Jon Lane was a teacher who disarmed a student shooter in the Frontier Middle School shooting in 1996 in Moses Lake, Washington. A teacher and two students were killed; others were held hostage.

“Any shooting that happens brings back a sadness to think that a family, a neighborhood, a community will go through profound grief from a senseless act and will miss a loved one,” Lane said by email. “I am especially upset when a young person is the victim. I know there are mentally ill, angry people who choose to do harm to others, it happens too often and we haven’t come up with ways to prevent these shootings. I know that the media needs to report on these incidents but wonder if this leads to copycats and further incidents. We can point to violence in media, breakdown of the family, drugs, mental illness and even declining attendance/involvement in some type of a faith community.”

Lane added that “so many people make good choices and have a positive impact in their community and I choose to focus on the good in the world. I think I am doing OK and I have an amazing family that inspires me for the future.”

After the concert massacre, Welch had eye movement desensitization and reprocessing, or EMDR, therapy for over a year, which “helped a ton.” But she still takes note of security screening methods at concerts and other venues.

When she hears of other shootings, she wonders how everyone there is doing. She knows you don’t have to be hit by gunfire to be hurt — and in lots of ways. Before the concert, she’d read about a tragedy and empathize. “I didn’t feel it to the core like I do now.”

Every year, she and her mom and sister say they’ll go to a Jason Aldean concert. Somehow, they have never managed it.

Maudsley feels like time’s passage helps, but isn’t a cure. Maybe it’s like taking an aspirin for joint pain. It eases it, but the pain comes back.

She thinks she’s gone through all the emotional stages one might expect, including anger and resentment. Forgiveness was when she was able to let go of the pain and stop thinking about Columbine every day.

“Forgiveness doesn’t mean it’s OK it happened and someone gets a pass. I haven’t moved on, but I can move forward, be productive and honor what I went through and remember the victims and all the people impacted by it. People who lost their lives. You never forget about it. You don’t get over it. But you move forward and live your best way possible,” she said.

Maudsley said she still has nightmares; healing is a lifelong process. She takes a few steps forward and then something like the shooting at the political rally happens and she has to take a step back and let herself feel her emotions.

Sometimes, she reads about the events; sometimes she avoids it. She never reads survivor stories from school shootings; they put her back in Columbine.
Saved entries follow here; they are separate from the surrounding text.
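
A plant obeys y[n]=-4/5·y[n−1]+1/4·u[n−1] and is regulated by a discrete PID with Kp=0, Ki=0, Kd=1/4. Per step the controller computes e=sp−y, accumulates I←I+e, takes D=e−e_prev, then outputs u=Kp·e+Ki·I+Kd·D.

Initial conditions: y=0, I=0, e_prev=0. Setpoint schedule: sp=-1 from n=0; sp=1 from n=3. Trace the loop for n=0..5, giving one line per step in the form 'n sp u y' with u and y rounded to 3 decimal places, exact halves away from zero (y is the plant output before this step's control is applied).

(exact arithmetic carried between steps; '≈' marks a value shown rounded to 6 d.p. or computed from one; I and e_prev carry over from the previous line; the table rounds u and y to 3 d.p., halves away from zero)
n=0: y=0, sp=-1, e=sp−y=-1; I=-1, D=e−e_prev=-1; u=0·(-1)+0·(-1)+1/4·(-1)=-0.25; next y=-4/5·0+1/4·(-0.25)=-0.0625
n=1: y=-0.0625, sp=-1, e=sp−y=-0.9375; I=-1.9375, D=e−e_prev=0.0625; u=0·(-0.9375)+0·(-1.9375)+1/4·0.0625=0.015625; next y=-4/5·(-0.0625)+1/4·0.015625≈0.053906
n=2: y≈0.053906, sp=-1, e=sp−y≈-1.053906; I≈-2.991406, D=e−e_prev≈-0.116406; u=0·(-1.053906)+0·(-2.991406)+1/4·(-0.116406)≈-0.029102; next y=-4/5·0.053906+1/4·(-0.029102)≈-0.050400
n=3: y≈-0.050400, sp=1, e=sp−y≈1.050400; I≈-1.941006, D=e−e_prev≈2.104307; u=0·1.050400+0·(-1.941006)+1/4·2.104307≈0.526077; next y=-4/5·(-0.050400)+1/4·0.526077≈0.171839
n=4: y≈0.171839, sp=1, e=sp−y≈0.828161; I≈-1.112845, D=e−e_prev≈-0.222240; u=0·0.828161+0·(-1.112845)+1/4·(-0.222240)≈-0.055560; next y=-4/5·0.171839+1/4·(-0.055560)≈-0.151362
n=5: y≈-0.151362, sp=1, e=sp−y≈1.151362; I≈0.038516, D=e−e_prev≈0.323201; u=0·1.151362+0·0.038516+1/4·0.323201≈0.080800; next y=-4/5·(-0.151362)+1/4·0.080800≈0.141289

0 -1 -0.250 0.000
1 -1 0.016 -0.063
2 -1 -0.029 0.054
3 1 0.526 -0.050
4 1 -0.056 0.172
5 1 0.081 -0.151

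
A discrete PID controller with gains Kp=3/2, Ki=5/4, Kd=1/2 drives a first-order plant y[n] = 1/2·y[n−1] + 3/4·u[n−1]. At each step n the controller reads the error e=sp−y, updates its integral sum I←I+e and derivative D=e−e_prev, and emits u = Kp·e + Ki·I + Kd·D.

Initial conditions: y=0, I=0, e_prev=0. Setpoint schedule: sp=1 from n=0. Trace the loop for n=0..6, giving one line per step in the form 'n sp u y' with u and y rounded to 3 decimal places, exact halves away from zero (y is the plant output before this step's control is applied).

0 1 3.250 0.000
1 1 -3.922 2.438
2 1 9.021 -1.723
3 1 -14.443 5.904
4 1 28.039 -7.880
5 1 -48.904 17.089
6 1 90.442 -28.133

(exact arithmetic carried between steps; '≈' marks a value shown rounded to 6 d.p. or computed from one; I and e_prev carry over from the previous line; the table rounds u and y to 3 d.p., halves away from zero)
n=0: y=0, sp=1, e=sp−y=1; I=1, D=e−e_prev=1; u=3/2·1+5/4·1+1/2·1=3.25; next y=1/2·0+3/4·3.25=2.4375
n=1: y=2.4375, sp=1, e=sp−y=-1.4375; I=-0.4375, D=e−e_prev=-2.4375; u=3/2·(-1.4375)+5/4·(-0.4375)+1/2·(-2.4375)=-3.921875; next y=1/2·2.4375+3/4·(-3.921875)≈-1.722656
n=2: y≈-1.722656, sp=1, e=sp−y≈2.722656; I≈2.285156, D=e−e_prev≈4.160156; u=3/2·2.722656+5/4·2.285156+1/2·4.160156≈9.020508; next y=1/2·(-1.722656)+3/4·9.020508≈5.904053
n=3: y≈5.904053, sp=1, e=sp−y≈-4.904053; I≈-2.618896, D=e−e_prev≈-7.626709; u=3/2·(-4.904053)+5/4·(-2.618896)+1/2·(-7.626709)≈-14.443054; next y=1/2·5.904053+3/4·(-14.443054)≈-7.880264
n=4: y≈-7.880264, sp=1, e=sp−y≈8.880264; I≈6.261368, D=e−e_prev≈13.784317; u=3/2·8.880264+5/4·6.261368+1/2·13.784317≈28.039265; next y=1/2·(-7.880264)+3/4·28.039265≈17.089316
n=5: y≈17.089316, sp=1, e=sp−y≈-16.089316; I≈-9.827949, D=e−e_prev≈-24.969581; u=3/2·(-16.089316)+5/4·(-9.827949)+1/2·(-24.969581)≈-48.903701; next y=1/2·17.089316+3/4·(-48.903701)≈-28.133117
n=6: y≈-28.133117, sp=1, e=sp−y≈29.133117; I≈19.305169, D=e−e_prev≈45.222434; u=3/2·29.133117+5/4·19.305169+1/2·45.222434≈90.442354; next y=1/2·(-28.133117)+3/4·90.442354≈53.765207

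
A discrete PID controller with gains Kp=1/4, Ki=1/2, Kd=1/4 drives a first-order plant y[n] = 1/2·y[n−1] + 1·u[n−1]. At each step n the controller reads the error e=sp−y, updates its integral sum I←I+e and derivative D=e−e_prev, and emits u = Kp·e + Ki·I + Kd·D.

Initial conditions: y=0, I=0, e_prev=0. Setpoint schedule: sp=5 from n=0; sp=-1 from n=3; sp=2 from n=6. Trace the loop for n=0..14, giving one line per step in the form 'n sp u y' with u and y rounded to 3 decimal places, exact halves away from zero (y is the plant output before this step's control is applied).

0 5 5.000 0.000
1 5 1.250 5.000
2 5 3.750 3.750
3 -1 -3.813 5.625
4 -1 1.469 -1.000
5 -1 -2.156 0.969
6 2 2.992 -1.672
7 2 -0.410 2.156
8 2 1.957 0.668
9 2 0.628 2.291
10 2 1.406 1.773
11 2 0.871 2.292
12 2 1.130 2.017
13 2 0.931 2.138
14 2 1.030 2.000

(exact arithmetic carried between steps; '≈' marks a value shown rounded to 6 d.p. or computed from one; I and e_prev carry over from the previous line; the table rounds u and y to 3 d.p., halves away from zero)
n=0: y=0, sp=5, e=sp−y=5; I=5, D=e−e_prev=5; u=1/4·5+1/2·5+1/4·5=5; next y=1/2·0+1·5=5
n=1: y=5, sp=5, e=sp−y=0; I=5, D=e−e_prev=-5; u=1/4·0+1/2·5+1/4·(-5)=1.25; next y=1/2·5+1·1.25=3.75
n=2: y=3.75, sp=5, e=sp−y=1.25; I=6.25, D=e−e_prev=1.25; u=1/4·1.25+1/2·6.25+1/4·1.25=3.75; next y=1/2·3.75+1·3.75=5.625
n=3: y=5.625, sp=-1, e=sp−y=-6.625; I=-0.375, D=e−e_prev=-7.875; u=1/4·(-6.625)+1/2·(-0.375)+1/4·(-7.875)=-3.8125; next y=1/2·5.625+1·(-3.8125)=-1
n=4: y=-1, sp=-1, e=sp−y=0; I=-0.375, D=e−e_prev=6.625; u=1/4·0+1/2·(-0.375)+1/4·6.625=1.46875; next y=1/2·(-1)+1·1.46875=0.96875
n=5: y=0.96875, sp=-1, e=sp−y=-1.96875; I=-2.34375, D=e−e_prev=-1.96875; u=1/4·(-1.96875)+1/2·(-2.34375)+1/4·(-1.96875)=-2.15625; next y=1/2·0.96875+1·(-2.15625)=-1.671875
n=6: y=-1.671875, sp=2, e=sp−y=3.671875; I=1.328125, D=e−e_prev=5.640625; u=1/4·3.671875+1/2·1.328125+1/4·5.640625≈2.992188; next y=1/2·(-1.671875)+1·2.992188≈2.15625
n=7: y=2.15625, sp=2, e=sp−y=-0.15625; I=1.171875, D=e−e_prev=-3.828125; u=1/4·(-0.15625)+1/2·1.171875+1/4·(-3.828125)≈-0.410156; next y=1/2·2.15625+1·(-0.410156)≈0.667969
n=8: y≈0.667969, sp=2, e=sp−y≈1.332031; I≈2.503906, D=e−e_prev≈1.488281; u=1/4·1.332031+1/2·2.503906+1/4·1.488281≈1.957031; next y=1/2·0.667969+1·1.957031≈2.291016
n=9: y≈2.291016, sp=2, e=sp−y≈-0.291016; I≈2.212891, D=e−e_prev≈-1.623047; u=1/4·(-0.291016)+1/2·2.212891+1/4·(-1.623047)≈0.627930; next y=1/2·2.291016+1·0.627930≈1.773438
n=10: y≈1.773438, sp=2, e=sp−y≈0.226563; I≈2.439453, D=e−e_prev≈0.517578; u=1/4·0.226563+1/2·2.439453+1/4·0.517578≈1.405762; next y=1/2·1.773438+1·1.405762≈2.292480
n=11: y≈2.292480, sp=2, e=sp−y≈-0.292480; I≈2.146973, D=e−e_prev≈-0.519043; u=1/4·(-0.292480)+1/2·2.146973+1/4·(-0.519043)≈0.870605; next y=1/2·2.292480+1·0.870605≈2.016846
n=12: y≈2.016846, sp=2, e=sp−y≈-0.016846; I≈2.130127, D=e−e_prev≈0.275635; u=1/4·(-0.016846)+1/2·2.130127+1/4·0.275635≈1.129761; next y=1/2·2.016846+1·1.129761≈2.138184
n=13: y≈2.138184, sp=2, e=sp−y≈-0.138184; I≈1.991943, D=e−e_prev≈-0.121338; u=1/4·(-0.138184)+1/2·1.991943+1/4·(-0.121338)≈0.931091; next y=1/2·2.138184+1·0.931091≈2.000183
n=14: y≈2.000183, sp=2, e=sp−y≈-0.000183; I≈1.991760, D=e−e_prev≈0.138000; u=1/4·(-0.000183)+1/2·1.991760+1/4·0.138000≈1.030334; next y=1/2·2.000183+1·1.030334≈2.030426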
But she does read the victims’ names and look at their photos as a way to honor them.

A boy looks through the fence at the Columbine High School tennis courts in Littleton, Colo., April 24, 1999. | Eric Gay

Dealing with the trauma

Walfish offers advice for dealing with this kind of trauma:

  • Stay connected to your support group. “Talking is the glue that holds people together.”
  • Find healthy activities that offer a way to express what you’re feeling. Singing is a way to expel sounds along the same pathway as crying or screaming in anger. Move your body in gentle ways.
  • Eat balanced, healthy meals.
  • Do your best to keep a regular sleep routine, with the same bed and awake time.
  • Practice mindfulness techniques.
  • Join a support group. Therapy may be helpful. “I say sometimes because with this kind of trauma, group therapy may be more indicated and therapeutic. It takes the stigma off that something’s wrong with the way I am dealing with this.”
  • Don’t let your kids see you fall apart. It accelerates their sense of not being safe.